EDIT: On second thoughts, you wouldn't want to write this kind of code (quadratic time) unless you know that the iterator is a random access iterator.
Last edited on May 18, 2012 at 4:05pm
May 18, 2012 at 4:09pm
vlad from moscow (6539)
@JLBorges,
you wouldn't want to write this kind of code (quadratic time) unless you know that the iterator is a random access iterator.


Many standard algorithms uses this kind of code for forward iterators.
May 18, 2012 at 4:14pm
JLBorges (13770)
> Many standard algorithms uses this kind of code for forward iterators.
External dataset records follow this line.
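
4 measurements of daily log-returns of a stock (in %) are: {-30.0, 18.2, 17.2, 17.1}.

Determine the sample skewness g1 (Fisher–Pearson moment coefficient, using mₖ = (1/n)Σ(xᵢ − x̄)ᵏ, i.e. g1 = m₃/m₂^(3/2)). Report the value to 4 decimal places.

-1.1532

x̄ = (-30.0 + 18.2 + 17.2 + 17.1) / 4 = 5.6250
deviations (xᵢ − x̄): -35.6250, 12.5750, 11.5750, 11.4750
Σ(xᵢ − x̄)² = 1692.9275 ⇒ m₂ = 1692.9275/4 = 423.23188
Σ(xᵢ − x̄)³ = -40162.8386 ⇒ m₃ = -40162.8386/4 = -10040.70966
m₂^(3/2) = 423.23188^(1.5) = 8706.98012
g1 = m₃ / m₂^(3/2) = -10040.70966 / 8706.98012 ≈ -1.1532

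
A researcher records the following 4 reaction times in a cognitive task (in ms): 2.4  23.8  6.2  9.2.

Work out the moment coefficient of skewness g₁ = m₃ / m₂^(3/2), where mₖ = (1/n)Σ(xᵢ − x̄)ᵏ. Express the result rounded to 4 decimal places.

x̄ = (2.4 + 23.8 + 6.2 + 9.2) / 4 = 10.4000
deviations (xᵢ − x̄): -8.0000, 13.4000, -4.2000, -1.2000
Σ(xᵢ − x̄)² = 262.6400 ⇒ m₂ = 262.6400/4 = 65.66000
Σ(xᵢ − x̄)³ = 1818.2880 ⇒ m₃ = 1818.2880/4 = 454.57200
m₂^(3/2) = 65.66000^(1.5) = 532.04862
g₁ = m₃ / m₂^(3/2) = 454.57200 / 532.04862 ≈ 0.8544

0.8544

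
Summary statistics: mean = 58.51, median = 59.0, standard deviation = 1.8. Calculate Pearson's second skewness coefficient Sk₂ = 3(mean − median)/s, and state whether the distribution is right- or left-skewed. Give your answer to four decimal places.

-0.8167, left-skewed

Sk₂ = 3(58.51 − 59.0) / 1.8 = 3 × -0.4900 / 1.8
    = -1.4700 / 1.8 ≈ -0.8167
Sk₂ < 0 ⇒ mean < median ⇒ left-skewed (negative skew).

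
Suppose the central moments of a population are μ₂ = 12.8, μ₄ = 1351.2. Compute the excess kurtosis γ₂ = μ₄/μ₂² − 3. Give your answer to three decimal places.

5.247

μ₂² = 12.8² = 163.84000
μ₄/μ₂² = 1351.2 / 163.84000 = 8.24707
γ₂ = 8.24707 − 3 ≈ 5.247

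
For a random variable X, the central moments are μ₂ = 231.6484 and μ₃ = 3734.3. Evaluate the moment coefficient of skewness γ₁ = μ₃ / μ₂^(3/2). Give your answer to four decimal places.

1.0592

σ = √μ₂ = √231.6484 = 15.22000
σ³ = μ₂^(3/2) = 3525.68865
γ₁ = μ₃/σ³ = 3734.3 / 3525.68865 ≈ 1.0592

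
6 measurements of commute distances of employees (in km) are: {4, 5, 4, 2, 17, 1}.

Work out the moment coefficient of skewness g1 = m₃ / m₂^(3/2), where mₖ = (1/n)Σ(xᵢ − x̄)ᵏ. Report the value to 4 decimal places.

1.5318

x̄ = (4 + 5 + 4 + 2 + 17 + 1) / 6 = 5.5000
deviations (xᵢ − x̄): -1.5000, -0.5000, -1.5000, -3.5000, 11.5000, -4.5000
Σ(xᵢ − x̄)² = 169.5000 ⇒ m₂ = 169.5000/6 = 28.25000
Σ(xᵢ − x̄)³ = 1380.0000 ⇒ m₃ = 1380.0000/6 = 230.00000
m₂^(3/2) = 28.25000^(1.5) = 150.15081
g1 = m₃ / m₂^(3/2) = 230.00000 / 150.15081 ≈ 1.5318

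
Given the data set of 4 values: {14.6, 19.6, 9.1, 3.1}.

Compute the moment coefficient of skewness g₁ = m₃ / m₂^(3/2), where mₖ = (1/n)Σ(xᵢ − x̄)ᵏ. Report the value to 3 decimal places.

-0.097

x̄ = (14.6 + 19.6 + 9.1 + 3.1) / 4 = 11.6000
deviations (xᵢ − x̄): 3.0000, 8.0000, -2.5000, -8.5000
Σ(xᵢ − x̄)² = 151.5000 ⇒ m₂ = 151.5000/4 = 37.87500
Σ(xᵢ − x̄)³ = -90.7500 ⇒ m₃ = -90.7500/4 = -22.68750
m₂^(3/2) = 37.87500^(1.5) = 233.09286
g₁ = m₃ / m₂^(3/2) = -22.68750 / 233.09286 ≈ -0.097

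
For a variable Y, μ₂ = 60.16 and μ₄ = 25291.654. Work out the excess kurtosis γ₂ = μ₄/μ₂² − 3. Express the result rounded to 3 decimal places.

μ₂² = 60.16² = 3619.22560
μ₄/μ₂² = 25291.654 / 3619.22560 = 6.98814
γ₂ = 6.98814 − 3 ≈ 3.988

3.988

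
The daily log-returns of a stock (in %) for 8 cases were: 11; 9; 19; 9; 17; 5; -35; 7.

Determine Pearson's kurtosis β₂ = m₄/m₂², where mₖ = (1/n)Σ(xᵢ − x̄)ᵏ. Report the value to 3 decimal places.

5.301

x̄ = 5.2500
Σ(xᵢ − x̄)² = 2011.5000 ⇒ m₂ = 251.43750
Σ(xᵢ − x̄)⁴ = 2680906.4063 ⇒ m₄ = 335113.30078
m₂² = 63220.81641
β₂ = m₄/m₂² = 335113.30078 / 63220.81641 ≈ 5.301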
This kind seq[position] ???
May 18, 2012 at 4:45pm
vlad from moscow (6539)
As I understand you was speaking about std::distance( seq.begin(), iterator ) before. But now you have started to speak about seq[position].
May 18, 2012 at 4:55pm
JLBorges (13770)
> As I understand you was speaking about std::distance( seq.begin(), iterator ) before.
> But now you have started to speak about seq[position].

Speaking about std::distance( seq.begin(), iterator ) and ignoring the superficially inconvenient seq[position] doesn't change anything.

If the terator is not a random access iterator, std::distance( seq.begin(), iterator ) is O(N), doing it in a loop that executes O(N) times still makes it O(N2) or quadratic.
Last edited on May 18, 2012 at 4:56pm
May 18, 2012 at 5:10pm
vlad from moscow (6539)
I already said that many standard algorithms which deal with forward or bidirectional iterators uses std::distance. Even where random access iterators is used this function are applied. I advice to look through realizations of the standard algorithms. if you do not understand why this function is used it does not mean that it shall not be used.
May 18, 2012 at 5:17pm
JLBorges (13770)
> if you do not understand why this function is used it does not mean that it shall not be used.

Because you do not understand when, where and why this function is used, it does not mean that it should always be used.
May 18, 2012 at 5:21pm
vlad from moscow (6539)
One more look through standard algorithm realizations and you will know many interesting for you.
Topic archived. No new replies allowed.